Our son never owned the property, and we never rented to her. How do we get this squatter out of our property so we can sell it?


Stuck with a Squatter

The Big Move is a MarketWatch column looking at the ins and outs of real estate, from navigating the search for a new home to applying for a mortgage.

Do you have a question about buying or selling a home? Do you want to know where your next move should be? Email Aarthi Swaminathan at

Dear Stuck,

I’m sorry for your loss. I’m also sorry you are dealing with such a messy situation after your son’s passing. 

I don’t have good news for you. California is a state with strong tenant protections, so this squatter will be a hard one to shake off. You need to hire an attorney to help you see what can work.

“It’s a terrible time in the history of landlord-tenant relations because of the COVID pandemic. And it’s been brutal for many, many housing providers,” Daniel Bornstein, a San Francisco-based real-estate attorney who represents property owners in landlord-tenant issues, told MarketWatch.

Since the pandemic-era eviction moratorium was lifted, he said, he’s been getting a “tidal wave” of more cases. “There is pent-up demand,” Bornstein said. Some clients send over 25 cases in which eviction notices need to be sent.

Before the pandemic, landlords generally cited not having been paid three months’ rent. Now they’re trying to collect on unpaid rent over two years.

But the issue in your case is that there is a history of this person renting the home, so they may not legally be a squatter. Bornstein said your “squatter” may in fact be a “subtenant.” 

Plus, you’ve done something that may land you in some legal trouble: turning off utilities. “Any type of behavior like that is deemed a self-help eviction and can get you sued severely for your misconduct,” Borstein said. “You have to go to court to remove someone.” 

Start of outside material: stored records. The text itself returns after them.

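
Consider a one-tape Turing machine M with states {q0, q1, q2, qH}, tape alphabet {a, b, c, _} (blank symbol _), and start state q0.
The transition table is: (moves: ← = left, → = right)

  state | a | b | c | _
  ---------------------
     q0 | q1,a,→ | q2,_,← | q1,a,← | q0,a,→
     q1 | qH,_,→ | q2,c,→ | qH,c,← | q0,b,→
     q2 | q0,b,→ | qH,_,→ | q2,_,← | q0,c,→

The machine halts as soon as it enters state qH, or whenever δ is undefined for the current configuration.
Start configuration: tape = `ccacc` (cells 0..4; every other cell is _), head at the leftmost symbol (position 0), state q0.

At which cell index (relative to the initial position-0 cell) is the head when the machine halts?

0

state=q0 head=0 tape=_[c]cacc   (q0,c)→(q1,a,←)
state=q1 head=-1 tape=[_]acacc   (q1,_)→(q0,b,→)
state=q0 head=0 tape=b[a]cacc   (q0,a)→(q1,a,→)
state=q1 head=1 tape=ba[c]acc   (q1,c)→(qH,c,←)
state=qH head=0 tape=b[a]cacc
At halt the head is at cell 0.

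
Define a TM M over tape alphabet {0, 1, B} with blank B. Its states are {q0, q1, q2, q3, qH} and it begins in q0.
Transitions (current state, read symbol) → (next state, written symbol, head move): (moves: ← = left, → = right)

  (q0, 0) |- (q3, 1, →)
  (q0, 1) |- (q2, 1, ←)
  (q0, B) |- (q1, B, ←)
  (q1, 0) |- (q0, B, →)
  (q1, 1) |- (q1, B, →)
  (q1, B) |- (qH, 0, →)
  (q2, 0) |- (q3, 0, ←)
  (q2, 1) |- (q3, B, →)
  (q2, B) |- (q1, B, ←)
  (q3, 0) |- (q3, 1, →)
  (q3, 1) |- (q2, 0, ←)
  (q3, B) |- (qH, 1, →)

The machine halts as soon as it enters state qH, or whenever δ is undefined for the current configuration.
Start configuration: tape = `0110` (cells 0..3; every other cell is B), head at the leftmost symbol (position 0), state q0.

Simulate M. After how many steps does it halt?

q0 | [0]110BB   read 0 → write 1, move →, go to q3
q3 | 1[1]10BB   read 1 → write 0, move ←, go to q2
q2 | [1]010BB   read 1 → write B, move →, go to q3
q3 | B[0]10BB   read 0 → write 1, move →, go to q3
q3 | B1[1]0BB   read 1 → write 0, move ←, go to q2
q2 | B[1]00BB   read 1 → write B, move →, go to q3
q3 | BB[0]0BB   read 0 → write 1, move →, go to q3
q3 | BB1[0]BB   read 0 → write 1, move →, go to q3
q3 | BB11[B]B   read B → write 1, move →, go to qH
qH | BB111[B]
M halts after 9 transitions.

9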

“So while I’m empathetic with the family’s situation, the approach they’re taking is totally inconsistent with the law,” he said.

The best option you have right now is to approach an attorney to start the eviction process. Please hire a lawyer to make sure you don’t make any mistakes, as this person seems to be well-versed in the law and her rights as a “squatter” or a “tenant.”

This lawyer may advise you to serve an eviction notice, where the person gets a few days to move out. If they ignore it, you can move to court and file an “unlawful detainer” suit. Then she is served with a summons, where she can respond to the lawsuit. 

That may go either way, given that she has rented from your son before and there is evidence of a pre-existing arrangement through her rental history. Your lawyer will investigate the history of the person’s presence there, whether your son had a lease, the rental history, etc. 

If she has no legal right to the property, then the court will give you a default judgment, and you can request a notice from the court served to the squatter to vacate the premises. She will then have to move out.

You have a long road ahead if you want to clear the property and sell it. Again, you need to tread carefully with this person.

“You don’t summarily have the right to just change the locks or freeze them out by shutting off utilities,” Bornstein said. “The behavior that I’ve read is likely to result in liability, so I would strongly caution them against any of these self-help measures, but instead, do the right thing. Contact an attorney.”